But both Saunders and the Council of Conservative Citizens get this all horribly wrong. The casting of Elba has nothing to do with the cultural authenticity of 8th century Scandinavian seafarers, but instead hails from a mid-20th century American cinematic tradition. A few years before the sit-ins and freedom rides or the passage of the Voting Rights Act, the Viking movies produced with American stars and financing had started the march toward integration with the casting of Trinidad-born Calypso singer Edric Connor as Sandpiper in the 1958 Kirk Douglas epic "The Vikings." However, Connor's role in "The Vikings" is closer to a slave narrative than a berserker's saga as he and Tony Curtis escape their Norse bondage by stealing a ship and sailing it for England. This one sequence of "The Vikings" has an alarming parallel to "The Defiant Ones," Curtis' other major film of 1958 where he and Sydney Poitier are chained together as they make their getaway from a brutal Southern chain gang.
During the same year that Lyndon Johnson signed the Civil Rights Act into law, Sydney Poitier's Moorish king in "The Long Ships" (1964) was an antagonistic equal to Richard Widmark's Viking treasure hunter.
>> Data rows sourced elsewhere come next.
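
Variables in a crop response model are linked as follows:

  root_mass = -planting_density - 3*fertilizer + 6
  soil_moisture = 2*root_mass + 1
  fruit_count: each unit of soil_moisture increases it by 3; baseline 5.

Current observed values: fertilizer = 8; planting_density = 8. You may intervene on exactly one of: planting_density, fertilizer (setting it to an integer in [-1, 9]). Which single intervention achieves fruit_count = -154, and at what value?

set planting_density = 9

Intervening on planting_density: with other inputs at their observed values, fruit_count = -6*planting_density - 100. Solving for -154 gives planting_density = 9, within [-1, 9].
Intervening on fertilizer: fruit_count = -18*fertilizer - 4. Reaching -154 requires fertilizer = 25/3, not an integer.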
Poitier and Widmark had already faced off from opposite sides of the color line in the tense racial drama "No Way Out" (1950), which was also Poitier's first film. "The Long Ships" would see the two replaying this conflict only with more sword play and Viking panty raids on Portier's harem. Although the conflict between Moor and Viking is unlikely to upset even the most bigoted "Thor" boycotter, "The Long Ships" shows a reticence on the part of producers to place Vikings in a mono-ethnic setting.
More thorough integration of movie Vikings would have to wait all the way until 1978 with the release of "The Norseman," a bargain basement effort filmed in Florida swampland with Lee Majors wearing a Roman breastplate for some reason and Italian guys in obvious wigs as totally evil Native Americans. As dwindling factory production in America had become integrated during the last throes of organized labor dominance, "The Norseman" gives us NFL hall of famer Deacon Jones in a horned helmet fighting alongside guys with names like Thorvald, Ragnar and Olif. Near the film's conclusion, Jones risks Indian arrows to carry the corpse of a fallen Viking back to the ship because the dead man "deserves a Norse burial." Unfortunately, Jones' character is named Thrall although it's doubtful that a Heimdall of any color would bar his entrance into Valhalla when the time comes.
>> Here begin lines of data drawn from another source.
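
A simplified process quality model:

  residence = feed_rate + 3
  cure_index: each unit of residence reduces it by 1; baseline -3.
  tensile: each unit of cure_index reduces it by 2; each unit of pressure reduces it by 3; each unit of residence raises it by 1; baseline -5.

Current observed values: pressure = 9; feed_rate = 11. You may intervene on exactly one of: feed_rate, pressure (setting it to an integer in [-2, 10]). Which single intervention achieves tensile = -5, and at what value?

set feed_rate = 4

Intervening on feed_rate: with other inputs at their observed values, tensile = 3*feed_rate - 17. Solving for -5 gives feed_rate = 4, within [-2, 10].
Intervening on pressure: tensile = -3*pressure + 43. Reaching -5 requires pressure = 16, outside [-2, 10].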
And now that the U.S. has its first African-American president, we also have black Heimdall standing guard over the Rainbow Bridge, deciding which warriors are worthy of entering a multi-ethnic Asgard like an armor-plated St. Peter. While the 1,483 boycotters clicking on the thumb icon on the "Boycott Thor" Facebook page will hardly matter to the success of Marvel/Paramount's "Thor," Elba still felt the need to answer his critics as recently as last week. In an April 8 interview with Female First, Elba admits to questioning race when Branagh first offered him the role, but later came around. "It was so refreshing -- and a testament to him as an actor and director that his casting was genuinely color blind," Elba said before adding, "I feel very proud of being part of that movie."
What should rankle white supremacists even more is that a New York Jew who fought the Nazis during World War II is responsible for making the Norse Thunder God into a modern superhero. Marvel Comics artist Jack Kirby along with writer Stan Lee first put Thor into a comic book in 1962, and had him doing things that were decidedly inauthentic. During Thor's early four-color adventures, he fought the Stone Men of Saturn, Robert Louis Stevenson's Mr. Hyde, and even the Greek gods. Four years later, Kirby integrated Marvel's characters with the creation of the Black Panther, the first black superhero. "There were plenty of white superheroes, so I thought there should be a black hero too," Kirby told me unpretentiously during one of the times I was fortunate enough to speak with him. After Kirby jumped to DC Comics in the early 1970s, he created that company's first black superhero as well in the debut issue of "The Forever People" (1971). Ironically, that character's name was Vykin the Black.